Der Umschnitt ist ein weiteres Stilmittel. Ein Klassiker in diesem Bereich der Schnitttechnik ist diese Szenenabfolge: Man sieht fröhliche Kinderaugen, denen im Anschluss Bilder eines Weihnachtsmannes folgen – der Zuschauer sieht also, was das Kind sieht.

Die der natürlichen Wahrnehmung am nächsten kommende ist die Schnittabfolge gemäß der Five Shot Coverage, wie sie zum Beispiel Videojournalisten anwenden. Hier eine Zusammenfassung mit einem Alltagsbeispiel im Supermarkt:

Einstellung 1: Um was geht es? Die Kassiererin scannt Waren an der Kasse. Mit dieser typischen Nahaufnahme lenken wir den Blick auf die Situation.

Einstellung 2: Wer ist beteiligt? Ein Blick geht auf das Kassenpersonal. Die zuvor gefilmte Situation wird mit einem Schwenk zum Beispiel auf das Gesicht personalisiert.

Einstellung 3: Wo findet die Handlung statt?
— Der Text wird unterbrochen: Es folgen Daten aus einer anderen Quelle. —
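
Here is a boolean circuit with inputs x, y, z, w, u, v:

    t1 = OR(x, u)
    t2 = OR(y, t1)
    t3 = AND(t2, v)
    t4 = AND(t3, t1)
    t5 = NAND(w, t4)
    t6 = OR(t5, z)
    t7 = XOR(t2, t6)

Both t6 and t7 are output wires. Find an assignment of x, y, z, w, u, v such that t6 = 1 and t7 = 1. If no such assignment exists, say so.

x=0 y=0 z=0 w=0 u=0 v=0

Check with x=0 y=0 z=0 w=0 u=0 v=0:
t1 = OR(x, u) = OR(0, 0) = 0
t2 = OR(y, t1) = OR(0, 0) = 0
t3 = AND(t2, v) = AND(0, 0) = 0
t4 = AND(t3, t1) = AND(0, 0) = 0
t5 = NAND(w, t4) = NAND(0, 0) = 1
t6 = OR(t5, z) = OR(1, 0) = 1
t7 = XOR(t2, t6) = XOR(0, 1) = 1
So t6 = 1 and t7 = 1.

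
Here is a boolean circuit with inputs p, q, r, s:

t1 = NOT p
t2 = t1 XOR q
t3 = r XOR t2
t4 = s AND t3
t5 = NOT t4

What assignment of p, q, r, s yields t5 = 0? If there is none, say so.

p=0 q=1 r=1 s=1

t5 = NOT t4 must be 0, so t4 = 1.
Check with p=0 q=1 r=1 s=1:
t1 = NOT p = NOT 0 = 1
t2 = t1 XOR q = 1 XOR 1 = 0
t3 = r XOR t2 = 1 XOR 0 = 1
t4 = s AND t3 = 1 AND 1 = 1
t5 = NOT t4 = NOT 1 = 0
So t5 = 0 as required.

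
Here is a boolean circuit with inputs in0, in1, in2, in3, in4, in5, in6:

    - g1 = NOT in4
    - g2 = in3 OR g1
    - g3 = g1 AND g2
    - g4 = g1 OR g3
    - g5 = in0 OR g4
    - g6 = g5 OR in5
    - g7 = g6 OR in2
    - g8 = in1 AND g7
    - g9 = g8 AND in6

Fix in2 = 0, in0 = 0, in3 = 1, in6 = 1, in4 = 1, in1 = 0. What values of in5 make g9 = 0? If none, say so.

in5=1

Check with in2 = 0, in0 = 0, in3 = 1, in6 = 1, in4 = 1, in1 = 0 and in5=1:
g1 = NOT in4 = NOT 1 = 0
g2 = in3 OR g1 = 1 OR 0 = 1
g3 = g1 AND g2 = 0 AND 1 = 0
g4 = g1 OR g3 = 0 OR 0 = 0
g5 = in0 OR g4 = 0 OR 0 = 0
g6 = g5 OR in5 = 0 OR 1 = 1
g7 = g6 OR in2 = 1 OR 0 = 1
g8 = in1 AND g7 = 0 AND 1 = 0
g9 = g8 AND in6 = 0 AND 1 = 0
So g9 = 0.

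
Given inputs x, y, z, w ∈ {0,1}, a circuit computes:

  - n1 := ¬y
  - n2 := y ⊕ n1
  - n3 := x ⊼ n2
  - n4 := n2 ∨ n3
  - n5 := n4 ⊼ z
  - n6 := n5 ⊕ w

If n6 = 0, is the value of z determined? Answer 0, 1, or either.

Both values of z occur among assignments with n6 = 0:
  z=0: x=0, y=0, z=0, w=1
  z=1: x=0, y=0, z=1, w=0

either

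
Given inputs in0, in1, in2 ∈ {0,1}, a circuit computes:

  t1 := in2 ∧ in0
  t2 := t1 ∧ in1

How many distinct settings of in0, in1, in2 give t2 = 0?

7

t2 = t1 ∧ in1 must be 0, so at least one of t1, in1 is 0.
Enumerating the 8 input combinations, 7 give t2 = 0 and 1 give t2 = 1.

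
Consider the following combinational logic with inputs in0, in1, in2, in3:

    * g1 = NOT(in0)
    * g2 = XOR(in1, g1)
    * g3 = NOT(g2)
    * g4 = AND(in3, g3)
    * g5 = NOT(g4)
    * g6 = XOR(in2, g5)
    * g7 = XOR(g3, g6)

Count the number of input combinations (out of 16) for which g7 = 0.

8

g7 = XOR(g3, g6) must be 0, so g3 and g6 are equal.
Enumerating the 16 input combinations, 8 give g7 = 0 and 8 give g7 = 1.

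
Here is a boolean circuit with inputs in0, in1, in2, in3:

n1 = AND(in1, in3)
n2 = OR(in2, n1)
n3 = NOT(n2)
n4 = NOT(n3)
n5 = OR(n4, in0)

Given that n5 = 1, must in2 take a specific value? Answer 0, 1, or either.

either

Both values of in2 occur among assignments with n5 = 1:
  in2=0: in0=0, in1=1, in2=0, in3=1
  in2=1: in0=0, in1=0, in2=1, in3=0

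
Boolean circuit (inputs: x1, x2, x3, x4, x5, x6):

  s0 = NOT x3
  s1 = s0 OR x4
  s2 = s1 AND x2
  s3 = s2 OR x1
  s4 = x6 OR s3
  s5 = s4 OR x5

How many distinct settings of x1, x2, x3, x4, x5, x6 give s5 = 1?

s5 = s4 OR x5 must be 1, so at least one of s4, x5 is 1.
Enumerating the 64 input combinations, 59 give s5 = 1 and 5 give s5 = 0.

59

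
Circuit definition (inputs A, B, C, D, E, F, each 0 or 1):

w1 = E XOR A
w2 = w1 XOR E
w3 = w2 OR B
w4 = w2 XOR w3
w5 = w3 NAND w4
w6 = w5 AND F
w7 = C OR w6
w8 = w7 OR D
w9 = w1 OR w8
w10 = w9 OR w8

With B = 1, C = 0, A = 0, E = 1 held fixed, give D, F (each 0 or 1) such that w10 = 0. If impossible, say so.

no solution exists

With B = 1, C = 0, A = 0, E = 1 fixed, none of the 4 settings of D, F give w10 = 0.
For example, with D=1, F=0:
w1 = E XOR A = 1 XOR 0 = 1
w2 = w1 XOR E = 1 XOR 1 = 0
w3 = w2 OR B = 0 OR 1 = 1
w4 = w2 XOR w3 = 0 XOR 1 = 1
w5 = w3 NAND w4 = 1 NAND 1 = 0
w6 = w5 AND F = 0 AND 0 = 0
w7 = C OR w6 = 0 OR 0 = 0
w8 = w7 OR D = 0 OR 1 = 1
w9 = w1 OR w8 = 1 OR 1 = 1
w10 = w9 OR w8 = 1 OR 1 = 1
giving w10 = 1 ≠ 0.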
Diese Einstellung könnte das Umfeld des Kassenbereichs zeigen.

Einstellung 4: Was ist der Grund für die Handlung? Eine Aufnahme des Kunden zeigt den Bezug von dargestellten Personen und der Handlungsschnitt.

Einstellung 5: Was ist das Ziel oder das Ergebnis der Handlung? Die Auflösung de Szene zeigt zum Beispiel einen überfüllten Einkaufswagen.

Wichtig bei der Szenenabfolge ist die Auflösung der filmerischen Geschichte. Das ist nicht immer einfach – aber jeder Spannungsbogen sollte in einer Auflösung enden.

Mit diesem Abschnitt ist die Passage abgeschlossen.